In the Kemp Caldera A. s.l. puertodeseadoi was reported in several hard rock and soft sediment habitats (Linse et al. 2019a) which dominant or visually distinct fauna comprised the seastar Paulasterias tyleri, the limpets Cocculina enigmadonta and Lepetodrilus concentricus, the pyconogonids Sericosura bamberi, S. curva, and S. dimorpha, and actinosolid anemones (Mah et al. 2015; Linse et al. 2019b; Chen and Linse 2020).
Notes on Laubiericoncha
Taxonomy of Pliocardiinae is still far from being stabilised, with shell characters used in early taxonomic accounts often failing to provide sufficient discrimination among genera. Including soft anatomical traits has considerably improved the understanding of the taxonomy at the generic level (Cosel and Salas 2001; Krylova and Sahling 2006; Krylova et al. 2014) and recent studies combining soft part morphology and multi-gene molecular analyses have clarified some genus-level characteristics (Johnson et al. 2017). Nevertheless, there are still unresolved problems at both genus- and species-levels due to a high degree of morphological variability, with a number of cryptic and synonymous species revealed in the group by molecular approaches (Audzijonyte et al. 2012; Decker et al. 2012). In these respects, the pliocardiine species from the Kemp Caldera is of particular interest, as it demonstrates a wide range of morphological variability and ecological plasticity.

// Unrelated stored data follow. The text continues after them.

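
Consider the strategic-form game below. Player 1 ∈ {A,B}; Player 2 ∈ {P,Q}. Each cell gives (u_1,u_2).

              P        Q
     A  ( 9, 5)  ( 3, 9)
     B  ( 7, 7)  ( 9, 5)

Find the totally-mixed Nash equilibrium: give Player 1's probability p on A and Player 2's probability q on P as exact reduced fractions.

(p,q) = (1/3, 3/4)

P1 indiff ⇒ q·9+(1-q)·3 = q·7+(1-q)·9 ⇒ q(2) = (1-q)(6) ⇒ q = 3/4
P2 indiff ⇒ p·5+(1-p)·7 = p·9+(1-p)·5 ⇒ p(-4) = (1-p)(-2) ⇒ p = 1/3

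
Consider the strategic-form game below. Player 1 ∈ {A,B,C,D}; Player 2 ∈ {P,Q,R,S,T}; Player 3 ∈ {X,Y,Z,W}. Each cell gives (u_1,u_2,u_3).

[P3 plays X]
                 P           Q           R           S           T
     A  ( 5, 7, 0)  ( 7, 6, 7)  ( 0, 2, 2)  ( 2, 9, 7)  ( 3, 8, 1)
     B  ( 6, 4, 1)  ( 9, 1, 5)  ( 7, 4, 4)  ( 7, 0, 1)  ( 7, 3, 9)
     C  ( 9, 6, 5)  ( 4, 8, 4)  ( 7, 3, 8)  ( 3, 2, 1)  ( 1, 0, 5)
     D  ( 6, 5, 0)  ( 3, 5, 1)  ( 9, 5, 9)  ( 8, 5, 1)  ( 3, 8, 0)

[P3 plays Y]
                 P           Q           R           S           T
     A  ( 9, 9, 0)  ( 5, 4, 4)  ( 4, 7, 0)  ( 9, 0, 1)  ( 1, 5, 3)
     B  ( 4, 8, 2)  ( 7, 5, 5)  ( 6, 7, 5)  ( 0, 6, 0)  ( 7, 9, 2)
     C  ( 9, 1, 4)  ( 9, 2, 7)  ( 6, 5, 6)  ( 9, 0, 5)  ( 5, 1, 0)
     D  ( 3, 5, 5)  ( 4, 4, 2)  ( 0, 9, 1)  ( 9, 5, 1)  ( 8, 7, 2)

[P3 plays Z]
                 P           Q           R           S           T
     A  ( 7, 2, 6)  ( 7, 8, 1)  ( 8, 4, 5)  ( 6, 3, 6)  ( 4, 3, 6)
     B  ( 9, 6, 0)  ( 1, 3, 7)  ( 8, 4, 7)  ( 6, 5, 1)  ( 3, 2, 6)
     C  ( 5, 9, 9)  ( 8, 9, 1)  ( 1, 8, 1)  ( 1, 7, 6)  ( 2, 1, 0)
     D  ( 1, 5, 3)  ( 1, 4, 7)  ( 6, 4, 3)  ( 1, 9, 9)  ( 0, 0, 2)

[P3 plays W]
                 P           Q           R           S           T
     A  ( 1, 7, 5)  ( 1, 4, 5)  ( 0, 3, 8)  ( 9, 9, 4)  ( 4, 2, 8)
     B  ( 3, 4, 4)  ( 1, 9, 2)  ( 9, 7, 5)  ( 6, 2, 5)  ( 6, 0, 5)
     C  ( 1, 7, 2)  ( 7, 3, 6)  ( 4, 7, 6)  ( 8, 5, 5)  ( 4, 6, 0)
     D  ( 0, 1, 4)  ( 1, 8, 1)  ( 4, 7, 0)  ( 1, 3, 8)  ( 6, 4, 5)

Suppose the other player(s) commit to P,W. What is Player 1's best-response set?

u_1(A vs P,W) = 1
u_1(B vs P,W) = 3
u_1(C vs P,W) = 1
u_1(D vs P,W) = 0
max payoff 3 at {B}

BR_1 = {B}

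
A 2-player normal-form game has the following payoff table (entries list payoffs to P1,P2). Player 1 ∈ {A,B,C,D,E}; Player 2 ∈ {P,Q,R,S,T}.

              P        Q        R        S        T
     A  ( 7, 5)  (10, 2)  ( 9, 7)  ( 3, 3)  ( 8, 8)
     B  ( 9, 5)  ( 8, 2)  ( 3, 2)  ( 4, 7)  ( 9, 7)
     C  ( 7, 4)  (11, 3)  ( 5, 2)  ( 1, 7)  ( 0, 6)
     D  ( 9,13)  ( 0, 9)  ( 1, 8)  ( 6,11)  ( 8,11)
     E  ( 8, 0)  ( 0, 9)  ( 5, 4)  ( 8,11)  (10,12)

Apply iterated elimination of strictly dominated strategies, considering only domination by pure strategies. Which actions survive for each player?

Survivors P1:{B,D,E} P2:{P,S,T}

P2 drop Q (S beats it: A:3>2 B:7>2 C:7>3 D:11>9 E:11>9)
P2 drop R (T beats it: A:8>7 B:7>2 C:6>2 D:11>8 E:12>4)
P1 drop A (B beats it: P:9>7 S:4>3 T:9>8)
P1 drop C (B beats it: P:9>7 S:4>1 T:9>0)
P1→{B,D,E} P2→{P,S,T}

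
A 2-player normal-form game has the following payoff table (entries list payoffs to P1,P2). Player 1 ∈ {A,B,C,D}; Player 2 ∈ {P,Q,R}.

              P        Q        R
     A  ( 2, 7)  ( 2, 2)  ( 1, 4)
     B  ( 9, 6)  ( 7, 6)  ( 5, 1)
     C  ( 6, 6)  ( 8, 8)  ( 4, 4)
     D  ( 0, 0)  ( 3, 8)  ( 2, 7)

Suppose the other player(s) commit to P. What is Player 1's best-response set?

BR_1 = {B}

u_1(A vs P) = 2
u_1(B vs P) = 9
u_1(C vs P) = 6
u_1(D vs P) = 0
max payoff 9 at {B}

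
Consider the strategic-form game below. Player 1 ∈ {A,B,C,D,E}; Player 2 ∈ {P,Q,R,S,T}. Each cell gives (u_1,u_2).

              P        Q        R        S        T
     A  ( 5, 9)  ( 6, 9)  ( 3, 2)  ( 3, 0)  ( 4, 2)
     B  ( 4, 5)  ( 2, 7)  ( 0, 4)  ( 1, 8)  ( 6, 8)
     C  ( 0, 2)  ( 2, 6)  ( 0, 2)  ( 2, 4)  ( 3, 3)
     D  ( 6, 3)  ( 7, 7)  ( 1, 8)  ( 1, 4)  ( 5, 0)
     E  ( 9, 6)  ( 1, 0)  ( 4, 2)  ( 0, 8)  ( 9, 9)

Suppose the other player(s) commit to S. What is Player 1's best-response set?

P1 best: {A}

u_1(A vs S) = 3
u_1(B vs S) = 1
u_1(C vs S) = 2
u_1(D vs S) = 1
u_1(E vs S) = 0
max payoff 3 at {A}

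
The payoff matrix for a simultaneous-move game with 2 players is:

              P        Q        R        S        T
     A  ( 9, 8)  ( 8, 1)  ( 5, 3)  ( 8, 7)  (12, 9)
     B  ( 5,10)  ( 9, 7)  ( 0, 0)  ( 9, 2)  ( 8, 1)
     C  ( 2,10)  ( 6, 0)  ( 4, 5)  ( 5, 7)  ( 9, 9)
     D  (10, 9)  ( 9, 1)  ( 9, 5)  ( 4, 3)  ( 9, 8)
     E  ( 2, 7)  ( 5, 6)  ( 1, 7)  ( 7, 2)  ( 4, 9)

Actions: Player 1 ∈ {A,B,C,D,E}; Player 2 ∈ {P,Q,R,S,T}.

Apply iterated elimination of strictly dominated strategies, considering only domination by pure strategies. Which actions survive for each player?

P1 drop C (A beats it: P:9>2 Q:8>6 R:5>4 S:8>5 T:12>9)
P1 drop E (A beats it: P:9>2 Q:8>5 R:5>1 S:8>7 T:12>4)
P2 drop Q (P beats it: A:8>1 B:10>7 D:9>1)
P2 drop R (P beats it: A:8>3 B:10>0 D:9>5)
P2 drop S (P beats it: A:8>7 B:10>2 D:9>3)
P1 drop B (A beats it: P:9>5 T:12>8)
P1→{A,D} P2→{P,T}

Survivors P1:{A,D} P2:{P,T}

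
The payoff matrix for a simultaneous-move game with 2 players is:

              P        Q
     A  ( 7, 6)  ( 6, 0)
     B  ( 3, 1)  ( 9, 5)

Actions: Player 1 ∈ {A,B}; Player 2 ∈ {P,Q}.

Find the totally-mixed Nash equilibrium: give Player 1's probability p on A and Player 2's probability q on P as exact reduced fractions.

P1 indiff ⇒ q·7+(1-q)·6 = q·3+(1-q)·9 ⇒ q(4) = (1-q)(3) ⇒ q = 3/7
P2 indiff ⇒ p·6+(1-p)·1 = p·0+(1-p)·5 ⇒ p(6) = (1-p)(4) ⇒ p = 2/5

P1 mixes 2/5 on A; P2 mixes 3/7 on P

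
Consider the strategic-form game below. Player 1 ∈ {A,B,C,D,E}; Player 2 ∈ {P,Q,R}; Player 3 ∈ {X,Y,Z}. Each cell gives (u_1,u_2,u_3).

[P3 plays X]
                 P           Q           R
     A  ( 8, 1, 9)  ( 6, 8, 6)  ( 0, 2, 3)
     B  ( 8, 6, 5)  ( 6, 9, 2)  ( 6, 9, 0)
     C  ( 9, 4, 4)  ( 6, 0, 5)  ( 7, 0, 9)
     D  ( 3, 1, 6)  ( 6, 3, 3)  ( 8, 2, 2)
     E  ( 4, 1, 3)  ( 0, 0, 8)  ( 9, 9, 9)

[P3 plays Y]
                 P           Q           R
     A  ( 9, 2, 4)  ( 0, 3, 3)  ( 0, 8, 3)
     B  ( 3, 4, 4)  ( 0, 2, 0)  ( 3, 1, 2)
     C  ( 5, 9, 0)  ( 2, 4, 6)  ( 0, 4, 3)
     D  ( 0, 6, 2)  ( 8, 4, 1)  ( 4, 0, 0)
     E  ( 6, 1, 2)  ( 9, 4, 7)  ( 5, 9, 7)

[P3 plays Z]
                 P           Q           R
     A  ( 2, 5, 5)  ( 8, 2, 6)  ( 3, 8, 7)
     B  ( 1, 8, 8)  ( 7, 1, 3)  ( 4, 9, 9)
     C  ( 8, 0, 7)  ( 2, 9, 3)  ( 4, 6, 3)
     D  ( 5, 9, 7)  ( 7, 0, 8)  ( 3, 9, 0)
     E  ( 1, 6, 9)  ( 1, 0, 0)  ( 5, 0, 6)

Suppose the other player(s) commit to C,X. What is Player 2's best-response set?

argmax u_2 = {P}

u_2(P vs C,X) = 4
u_2(Q vs C,X) = 0
u_2(R vs C,X) = 0
max payoff 4 at {P}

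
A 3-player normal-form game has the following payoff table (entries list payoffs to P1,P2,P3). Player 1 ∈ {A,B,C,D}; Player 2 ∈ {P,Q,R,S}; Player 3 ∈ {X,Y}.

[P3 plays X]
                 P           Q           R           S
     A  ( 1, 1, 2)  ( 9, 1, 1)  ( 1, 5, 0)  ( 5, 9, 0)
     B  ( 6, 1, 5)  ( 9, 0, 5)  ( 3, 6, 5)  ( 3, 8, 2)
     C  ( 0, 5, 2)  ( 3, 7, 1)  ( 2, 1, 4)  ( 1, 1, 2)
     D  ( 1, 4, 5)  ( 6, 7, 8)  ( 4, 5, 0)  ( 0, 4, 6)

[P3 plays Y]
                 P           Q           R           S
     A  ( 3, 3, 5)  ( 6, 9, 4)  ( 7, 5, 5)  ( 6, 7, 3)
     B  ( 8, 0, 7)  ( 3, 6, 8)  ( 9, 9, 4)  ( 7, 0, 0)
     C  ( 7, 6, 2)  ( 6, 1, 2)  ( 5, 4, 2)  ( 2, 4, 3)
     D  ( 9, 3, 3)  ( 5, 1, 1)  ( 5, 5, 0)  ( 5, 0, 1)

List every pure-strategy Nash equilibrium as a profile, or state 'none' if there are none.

(A,P,X): not NE [P1→B gives 6>1; P2→S gives 9>1; P3→Y gives 5>2]
(A,P,Y): not NE [P1→D gives 9>3; P2→Q gives 9>3]
(A,Q,X): not NE [P2→S gives 9>1; P3→Y gives 4>1]
(A,Q,Y): NE
(A,R,X): not NE [P1→D gives 4>1; P2→S gives 9>5; P3→Y gives 5>0]
(A,R,Y): not NE [P1→B gives 9>7; P2→Q gives 9>5]
(A,S,X): not NE [P3→Y gives 3>0]
(A,S,Y): not NE [P1→B gives 7>6; P2→Q gives 9>7]
(B,P,X): not NE [P2→S gives 8>1; P3→Y gives 7>5]
(B,P,Y): not NE [P1→D gives 9>8; P2→R gives 9>0]
(B,Q,X): not NE [P2→S gives 8>0; P3→Y gives 8>5]
(B,Q,Y): not NE [P1→C gives 6>3; P2→R gives 9>6]
(B,R,X): not NE [P1→D gives 4>3; P2→S gives 8>6]
(B,R,Y): not NE [P3→X gives 5>4]
(B,S,X): not NE [P1→A gives 5>3]
(B,S,Y): not NE [P2→R gives 9>0; P3→X gives 2>0]
(C,P,X): not NE [P1→B gives 6>0; P2→Q gives 7>5]
(C,P,Y): not NE [P1→D gives 9>7]
(C,Q,X): not NE [P1→B gives 9>3; P3→Y gives 2>1]
(C,Q,Y): not NE [P2→P gives 6>1]
(C,R,X): not NE [P1→D gives 4>2; P2→Q gives 7>1]
(C,R,Y): not NE [P1→B gives 9>5; P2→P gives 6>4; P3→X gives 4>2]
(C,S,X): not NE [P1→A gives 5>1; P2→Q gives 7>1; P3→Y gives 3>2]
(C,S,Y): not NE [P1→B gives 7>2; P2→P gives 6>4]
(D,P,X): not NE [P1→B gives 6>1; P2→Q gives 7>4]
(D,P,Y): not NE [P2→R gives 5>3; P3→X gives 5>3]
(D,Q,X): not NE [P1→B gives 9>6]
(D,Q,Y): not NE [P1→C gives 6>5; P2→R gives 5>1; P3→X gives 8>1]
(D,R,X): not NE [P2→Q gives 7>5]
(D,R,Y): not NE [P1→B gives 9>5]
(D,S,X): not NE [P1→A gives 5>0; P2→Q gives 7>4]
(D,S,Y): not NE [P1→B gives 7>5; P2→R gives 5>0; P3→X gives 6>1]

Nash profiles: (A,Q,Y)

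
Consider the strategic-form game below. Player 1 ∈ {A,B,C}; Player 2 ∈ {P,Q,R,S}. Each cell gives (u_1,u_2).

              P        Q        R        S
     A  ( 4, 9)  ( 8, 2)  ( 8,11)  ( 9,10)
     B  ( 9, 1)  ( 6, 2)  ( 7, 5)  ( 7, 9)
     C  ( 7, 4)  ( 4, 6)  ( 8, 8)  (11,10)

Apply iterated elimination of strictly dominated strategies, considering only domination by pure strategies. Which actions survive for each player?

P2 drop P (R beats it: A:11>9 B:5>1 C:8>4)
P1 drop B (A beats it: Q:8>6 R:8>7 S:9>7)
P2 drop Q (R beats it: A:11>2 C:8>6)
P1→{A,C} P2→{R,S}

Remaining: P1:{A,C} P2:{R,S}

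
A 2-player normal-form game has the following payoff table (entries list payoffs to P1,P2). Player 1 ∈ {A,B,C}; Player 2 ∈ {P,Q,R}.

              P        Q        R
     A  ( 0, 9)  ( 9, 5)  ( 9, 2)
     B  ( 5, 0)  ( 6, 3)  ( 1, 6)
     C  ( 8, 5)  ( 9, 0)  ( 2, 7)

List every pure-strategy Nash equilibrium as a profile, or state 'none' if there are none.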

Laubiericoncha myriamae and A. s.l chuni were initially both placed in Laubiericoncha (Cosel and Olu 2008; Signorelli and Pastorino 2015), but molecular phylogeny indicated that they were divergent at genus level (Decker et al. 2012; Johnson et al. 2017). At present, Laubiericoncha is best considered as a monotypic genus with the only species L. myriamae distributed in the West Atlantic near off Barbados and in the Gulf of Mexico (1170–3234 m).